Dans le cadre d’une affaire judiciaire, il peut arriver que la question se pose de savoir si une signature ou un texte manuscrit est authentique, c’est-à-dire de la main de la personne supposée avoir écrit ou signé le document considéré ou alors une imitation réalisée par un tiers. Il peut également s’avérer utile de déterminer si une certaine personne est l’auteur d’un texte manuscrit anonyme. Qu’il s’agisse de signatures imitées sur des titres (tels que contrats, récépissés, reconnaissances de dettes, ou procurations) ou sur des œuvres d’art, de faux en écritures en matière de succession, de lettres manuscrites d’adieu visant à masquer un homicide, ou de dommages à la propriété par le fait d’inscriptions murales, l’autorité ou les parties peuvent mandater un expert afin d’aider à établir les faits. Mais que fait l’expert en écritures exactement et comment s’assurer que l’expert pressenti travaillera selon les standards de la profession et fournira une information de qualité? Ce sont les questions auxquelles nous répondrons dans le cadre de cette courte contribution.
L’expert en écritures (également compétent pour comparer des signatures) accomplit un travail d’examen et de comparaison de caractéristiques graphiques entre un document de question (dont l’authenticité est mise en doute) et des écrits de référence dont l’origine est admise par les parties, en vue de déterminer si la personne à l’origine des écrits de référence est l’auteur du document litigieux. A noter que l’expertise en écritures peut aussi revêtir un intérêt investigatif4 lorsque ses conclusions soutiennent, par exemple, l’hypothèse d’un écrivain droitier plutôt que gaucher5.
Avant de procéder à l’examen de l’écriture à proprement parler, l’expert doit vérifier que le matériel remis, à titre de référence, est suffisant pour les besoins de l’expertise. Il doit être suffisamment abondant et couvrir la période de confection du document litigieux. S’il est insuffisant, il convient de requérir la production de matériel de référence supplémentaire. Il est également envisageable, lorsqu’elle est disponible, de convoquer la personne pour obtenir les écrits nécessaires. Dans le contexte pénal, cette possibilité est expressément prévue à l’art. 262 CPP. Cela doit, si possible, se faire en présence de l’expert, qui est la personne la plus compétente pour obtenir un matériel adéquat. Cette étape est cruciale car la qualité de la conclusion de l’expert dépendra étroitement de la qualité du matériel à sa disposition6.

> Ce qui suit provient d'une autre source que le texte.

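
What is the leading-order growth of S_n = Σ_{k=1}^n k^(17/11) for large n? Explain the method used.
S_n ~ (11/28) · n^(28/11)

Integral comparison: Σ_{k=1}^n k^(17/11) = ∫_0^n x^(17/11) dx + O(n^(17/11)). The integral is n^(1 + 17/11) / (1 + 17/11) = n^((17+11)/11) / ((17+11)/11) = (11/28) · n^(28/11).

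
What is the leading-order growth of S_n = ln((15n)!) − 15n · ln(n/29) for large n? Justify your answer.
S_n ~ 15n · (ln 435 − 1) + O(ln n)

Stirling: ln((15n)!) = 15n ln(15n) − 15n + O(ln n).
  S_n = 15n ln(15n) − 15n − 15n ln(n/29) + O(ln n)
      = 15n ln(15n) − 15n ln n + 15n ln 29 − 15n + O(ln n)
      = 15n ln 15 + 15n ln 29 − 15n + O(ln n)
      = 15n (ln 435 − 1) + O(ln n).
Numerically ln(435) − 1 ≈ 5.0753.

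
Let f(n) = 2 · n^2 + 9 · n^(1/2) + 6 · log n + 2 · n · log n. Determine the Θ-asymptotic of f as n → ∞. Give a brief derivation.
f(n) ∈ Θ(n^2)

Compare the terms by growth order. For large n, n^a · (log n)^b dominates n^a' · (log n)^b' iff a > a', or (a = a' and b > b'). Ranking the 4 terms shows the dominant one is 2 · n^2. Hence f(n) ∈ Θ(n^2).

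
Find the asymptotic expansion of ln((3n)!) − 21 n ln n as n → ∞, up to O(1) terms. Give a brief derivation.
ln((3n)!) − 21 n ln n = −18 n ln n + 3(ln 3 − 1) n + (1/2) ln(2π·3n) + O(1/n)

Stirling: ln((3n)!) = 3n ln(3n) − 3n + (1/2) ln(2π·3n) + O(1/n).
Expand 3n ln(3n) = 3n (ln n + ln 3) = 3n ln n + 3n ln 3.
Subtract 21n ln n: leading term is (3 − 21) n ln n = −18 n ln n. The next term is 3n ln 3 − 3n = 3(ln 3 − 1) n. Then the (1/2) ln(2π·3n) correction.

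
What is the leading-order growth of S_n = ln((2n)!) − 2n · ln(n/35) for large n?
S_n ~ 2n · (ln 70 − 1) + O(ln n)

Stirling: ln((2n)!) = 2n ln(2n) − 2n + O(ln n).
  S_n = 2n ln(2n) − 2n − 2n ln(n/35) + O(ln n)
      = 2n ln(2n) − 2n ln n + 2n ln 35 − 2n + O(ln n)
      = 2n ln 2 + 2n ln 35 − 2n + O(ln n)
      = 2n (ln 70 − 1) + O(ln n).
Numerically ln(70) − 1 ≈ 3.2485.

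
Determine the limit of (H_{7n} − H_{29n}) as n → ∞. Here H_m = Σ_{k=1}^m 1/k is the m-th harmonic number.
lim = ln(7/29)

Euler-Maclaurin gives H_m = ln m + γ + 1/(2m) + O(1/m^2). The γ and O(1/m) terms cancel in the difference:
  H_{7n} − H_{29n} = ln(7n) − ln(29n) + O(1/n) = ln(7/29) + O(1/n).
Hence the limit is ln(7/29).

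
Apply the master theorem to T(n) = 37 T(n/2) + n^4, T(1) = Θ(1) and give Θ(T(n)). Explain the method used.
T(n) = Θ(n^(log_2 37))

Master theorem: compare f(n) = n^4 to n^(log_2 37) where log_2 37 ≈ 5.209. Since 4 < log_2 37, we have f(n) = O(n^(log_2 37 − ε)) for some ε > 0 — Case 1. Hence T(n) = Θ(n^(log_2 37)).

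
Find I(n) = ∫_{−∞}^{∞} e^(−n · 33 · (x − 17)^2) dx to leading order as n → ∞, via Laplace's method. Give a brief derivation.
I(n) = sqrt(π/(33n))

Here φ(x) = 33 · (x − 17)^2 has its unique minimum at x* = 17 with φ(x*) = 0 and φ''(x*) = 66. Laplace's method gives
  I(n) ~ e^(−n φ(x*)) · sqrt(2π / (n · φ''(x*))) = sqrt(2π / (66n)) = sqrt(π/(33n)).
This is exact: substituting u = (x − 17)·sqrt(33n) gives I(n) = (1/sqrt(33n)) ∫_{−∞}^{∞} e^(−u^2) du = sqrt(π/(33n)).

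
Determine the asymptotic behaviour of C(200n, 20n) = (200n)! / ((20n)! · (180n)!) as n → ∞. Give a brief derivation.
C(200n, 20n) ~ (10000000000/387420489)^(20n) · sqrt(5/(9π·20n))

Write N = 20n. Apply Stirling to each factorial:
  (10N)! ~ sqrt(2π·10N) · (10N/e)^(10N),
  N! ~ sqrt(2π N) · (N/e)^N,
  (9N)! ~ sqrt(2π·9N) · (9N/e)^(9N).
The exponential factors combine to (10N)^(10N) / (N^N · (9N)^(9N)) = 10^(10N)/9^(9N) = (10^10/9^9)^N = (10000000000/387420489)^N.
The square-root prefactors combine to sqrt(2π·10N) / (sqrt(2π N)·sqrt(2π·9N)) = sqrt(10 / (2π·9·N)) = sqrt(5/(9π·20n)).
Substituting N = 20n: C(200n, 20n) ~ (10000000000/387420489)^(20n) · sqrt(5/(9π·20n)).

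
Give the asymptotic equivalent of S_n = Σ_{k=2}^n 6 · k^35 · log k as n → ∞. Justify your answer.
S_n ~ n^36 log n / 6 − n^36 / 216

By integral comparison, S_n = ∫_1^n 6 · x^35 · log x dx + O(n^35 · log n). For the integral, ∫ x^35 log x dx = n^36 log n / 36 − n^36/1296 (integration by parts). Hence S_n ~ n^36 log n / 6 − n^36 / 216.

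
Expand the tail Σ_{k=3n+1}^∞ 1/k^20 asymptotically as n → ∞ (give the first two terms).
Σ_{k>3n} 1/k^20 = 1/(19 · (3n)^19) − 1/(2 · (3n)^20) + O(1/(3n)^21)

Compare to the integral: ∫_{3n}^∞ x^(−20) dx = [−x^(−19)/19]_{3n}^∞ = 1/((20−1)·(3n)^19). The Euler-Maclaurin correction adds −f(3n)/2 = −1/(2·(3n)^20). Euler-Maclaurin then gives
  Σ_{k>3n} 1/k^20 = ∫_{3n}^∞ dx/x^20 − 1/(2·(3n)^20) + O(1/(3n)^21).
(Equivalently this is ζ(20) − Σ_{k≤3n} 1/k^20.)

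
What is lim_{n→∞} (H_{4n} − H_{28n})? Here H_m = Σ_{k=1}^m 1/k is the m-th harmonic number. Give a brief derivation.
lim = ln(4/28) = −ln 7

Euler-Maclaurin gives H_m = ln m + γ + 1/(2m) + O(1/m^2). The γ and O(1/m) terms cancel in the difference:
  H_{4n} − H_{28n} = ln(4n) − ln(28n) + O(1/n) = ln(4/28) + O(1/n).
Hence the limit is ln(4/28) = −ln 7.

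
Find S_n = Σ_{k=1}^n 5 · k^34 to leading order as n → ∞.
S_n ~ n^35 / 7

By integral comparison (Euler-Maclaurin), Σ_{k=1}^n 5 · k^34 = 5 · ∫_0^n x^34 dx + O(n^34) = 5 · n^35/35 = n^35 / 7 + O(n^34). (Equivalently, Faulhaber's formula gives the same leading term.)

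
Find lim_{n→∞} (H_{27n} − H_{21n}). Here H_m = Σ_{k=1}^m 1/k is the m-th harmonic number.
lim = ln(27/21) = ln(9/7)

Euler-Maclaurin gives H_m = ln m + γ + 1/(2m) + O(1/m^2). The γ and O(1/m) terms cancel in the difference:
  H_{27n} − H_{21n} = ln(27n) − ln(21n) + O(1/n) = ln(27/21) + O(1/n).
Hence the limit is ln(27/21) = ln(9/7).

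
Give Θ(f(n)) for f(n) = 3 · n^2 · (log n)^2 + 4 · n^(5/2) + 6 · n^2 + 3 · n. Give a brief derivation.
f(n) ∈ Θ(n^(5/2))

Compare the terms by growth order. For large n, n^a · (log n)^b dominates n^a' · (log n)^b' iff a > a', or (a = a' and b > b'). Ranking the 4 terms shows the dominant one is 4 · n^(5/2). Hence f(n) ∈ Θ(n^(5/2)).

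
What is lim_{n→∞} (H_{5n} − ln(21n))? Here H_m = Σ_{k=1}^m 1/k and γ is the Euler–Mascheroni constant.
lim = ln(5/21) + γ

By Euler-Maclaurin, H_m = ln m + γ + O(1/m). So
  H_{5n} − ln(21n) = ln(5n) + γ − ln(21n) + O(1/n)
                       = ln(5/21) + γ + O(1/n).
Hence the limit is ln(5/21) + γ.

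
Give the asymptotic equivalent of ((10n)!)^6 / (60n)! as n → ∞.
((10n)!)^6/(60n)! ~ ((2π·10n)^(5/2) / sqrt(6)) · 6^(−6·10n)  →  0

Write N = 10n. Stirling: N! ~ sqrt(2π N)(N/e)^N and (6N)! ~ sqrt(2π·6N)·(6N/e)^(6N).
  (N!)^6/(6N)! ~ (2π N)^(6/2) (N/e)^(6N) / [sqrt(2π·6N) (6N/e)^(6N)]
     = (2π N)^(6/2) / sqrt(2π·6N) · (N/(6N))^(6N)
     = (2π N)^((6−1)/2) / sqrt(6) · 6^(−6N).
Since 6^6 > 1, the factor 6^(−6N) decays exponentially, so the ratio → 0. Substituting N = 10n gives the stated form.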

La méthodologie de l’expertise des écritures implique d’abord l’analyse des caractéristiques d’aspect général (inclinaison, orientation de la ligne de base, proportions, etc.) et les particularités graphiques (formes, sens de construction, position de l’attaque et de la terminaison des traits, etc.) dans l’écriture incriminée puis dans les écrits de référence. Certains éléments graphiques ne requièrent qu’une inspection à l’œil nu, tandis que d’autres – tels que le sens de construction des boucles des lettres telles que a, d, o et q – peuvent nécessiter une observation au moyen d’un microscope stéréoscopique. D’autre part, certaines caractéristiques peuvent être quantifiées par des mesures (par exemple l’inclinaison, les proportions entre majuscules et minuscules, les angles, etc.) alors que d’autres sont étudiées qualitativement. La comparaison entre le texte de question et les écrits de référence permet de dégager les concordances et les discordances graphiques, selon que les caractéristiques observées sur le texte de question entrent, ou non, dans le cadre de la variation observée au sein du matériel de référence.

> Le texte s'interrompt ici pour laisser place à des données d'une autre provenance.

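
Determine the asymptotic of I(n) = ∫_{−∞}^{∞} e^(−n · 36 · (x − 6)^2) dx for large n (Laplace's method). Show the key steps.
I(n) = sqrt(π/(36n))

Here φ(x) = 36 · (x − 6)^2 has its unique minimum at x* = 6 with φ(x*) = 0 and φ''(x*) = 72. Laplace's method gives
  I(n) ~ e^(−n φ(x*)) · sqrt(2π / (n · φ''(x*))) = sqrt(2π / (72n)) = sqrt(π/(36n)).
This is exact: substituting u = (x − 6)·sqrt(36n) gives I(n) = (1/sqrt(36n)) ∫_{−∞}^{∞} e^(−u^2) du = sqrt(π/(36n)).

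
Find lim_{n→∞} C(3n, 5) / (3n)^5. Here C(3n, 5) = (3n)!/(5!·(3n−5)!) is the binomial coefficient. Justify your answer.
lim = 1/5! = 1/120

With N = 3n → ∞: C(N, 5) / N^5 = [N(N−1)…(N−4)] / (5! · N^5) = (1/5!) · 1 · (1 − 1/(3n)) · (1 − 2/(3n)) · (1 − 3/(3n)) · (1 − 4/(3n)). Each factor → 1 as N → ∞, so the limit is 1/5! = 1/120.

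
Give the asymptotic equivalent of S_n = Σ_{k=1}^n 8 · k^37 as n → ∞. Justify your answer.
S_n ~ 4 · n^38 / 19

By integral comparison (Euler-Maclaurin), Σ_{k=1}^n 8 · k^37 = 8 · ∫_0^n x^37 dx + O(n^37) = 8 · n^38/38 = 4 · n^38 / 19 + O(n^37). (Equivalently, Faulhaber's formula gives the same leading term.)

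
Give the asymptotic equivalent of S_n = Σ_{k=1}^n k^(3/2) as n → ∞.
S_n ~ (2/5) · n^(5/2)

Integral comparison: Σ_{k=1}^n k^(3/2) = ∫_0^n x^(3/2) dx + O(n^(3/2)). The integral is n^(1 + 3/2) / (1 + 3/2) = n^((3+2)/2) / ((3+2)/2) = (2/5) · n^(5/2).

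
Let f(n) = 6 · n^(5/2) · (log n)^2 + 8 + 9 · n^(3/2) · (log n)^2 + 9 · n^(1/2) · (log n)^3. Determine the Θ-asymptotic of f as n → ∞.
f(n) ∈ Θ(n^(5/2) · (log n)^2)

Compare the terms by growth order. For large n, n^a · (log n)^b dominates n^a' · (log n)^b' iff a > a', or (a = a' and b > b'). Ranking the 4 terms shows the dominant one is 6 · n^(5/2) · (log n)^2. Hence f(n) ∈ Θ(n^(5/2) · (log n)^2).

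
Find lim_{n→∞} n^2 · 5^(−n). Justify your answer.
lim = 0

Exponentials with base > 1 dominate every fixed polynomial: for any fixed c, n^c / 5^n → 0 as n → ∞ (e.g. by the ratio test, or by writing 5^n = e^(n ln 5) and noting e^(n ln 5) / n^c → ∞). Hence n^2 · 5^(−n) = n^2 / 5^n → 0.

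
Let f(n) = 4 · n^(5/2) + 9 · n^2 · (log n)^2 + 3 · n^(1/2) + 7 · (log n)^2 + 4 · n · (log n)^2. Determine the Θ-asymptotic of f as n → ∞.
f(n) ∈ Θ(n^(5/2))

Compare the terms by growth order. For large n, n^a · (log n)^b dominates n^a' · (log n)^b' iff a > a', or (a = a' and b > b'). Ranking the 5 terms shows the dominant one is 4 · n^(5/2). Hence f(n) ∈ Θ(n^(5/2)).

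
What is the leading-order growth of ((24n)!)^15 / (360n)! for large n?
((24n)!)^15/(360n)! ~ ((2π·24n)^(14/2) / sqrt(15)) · 15^(−15·24n)  →  0

Write N = 24n. Stirling: N! ~ sqrt(2π N)(N/e)^N and (15N)! ~ sqrt(2π·15N)·(15N/e)^(15N).
  (N!)^15/(15N)! ~ (2π N)^(15/2) (N/e)^(15N) / [sqrt(2π·15N) (15N/e)^(15N)]
     = (2π N)^(15/2) / sqrt(2π·15N) · (N/(15N))^(15N)
     = (2π N)^((15−1)/2) / sqrt(15) · 15^(−15N).
Since 15^15 > 1, the factor 15^(−15N) decays exponentially, so the ratio → 0. Substituting N = 24n gives the stated form.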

L’expert en écritures, grâce à sa formation technique et scientifique, est en mesure d’appréhender non seulement l’écriture litigieuse, mais également le document dans son ensemble, c’est-à-dire son support (le papier) et son contenu (les encres et les impressions), ainsi que les traces – parfois latentes – qu’il peut porter. Ainsi, après avoir vérifié que le document de question a bien été soumis en original (ce qui pourra d’ailleurs faire l’objet d’un volet de l’expertise), l’expert en écritures peut soumettre le document à des examens optiques et physiques non destructifs. Il peut s’agir d’observations sous divers éclairages et grossissements, ou de la recherche de traces de foulage au moyen d’un système de détection électrostatique7. De tels examens permettront par exemple de révéler d’éventuelles modifications par addition ou soustraction, de déceler la présence d’un tracé sous-jacent qui peut trahir une imitation par calque, ou de déterminer si une signature a été apposée avant ou après l’impression d’un document.
A l’issue des examens comparatifs, une étape d’évaluation permet à l’expert en écritures d’indiquer dans quelle mesure les observations qu’il a faites soutiennent l’hypothèse de l’authenticité ou de l’imitation. Ce faisant, l’expert doit procéder à l’évaluation de ses résultats à la lumière de deux hypothèses au moins (lesquelles représentent généralement les positions respectives des parties quant à la question d’intérêt). Une réponse catégorique, affirmant par exemple que la signature incriminée est authentique, ne peut pas être fournie en matière d’expertise en écritures. A titre exceptionnel toutefois, il sera possible de conclure qu’une signature incriminée est un faux dans le cas particulier où elle résulte d’un photomontage réalisé à partir d’une signature authentique figurant sur un document à disposition de l’expert.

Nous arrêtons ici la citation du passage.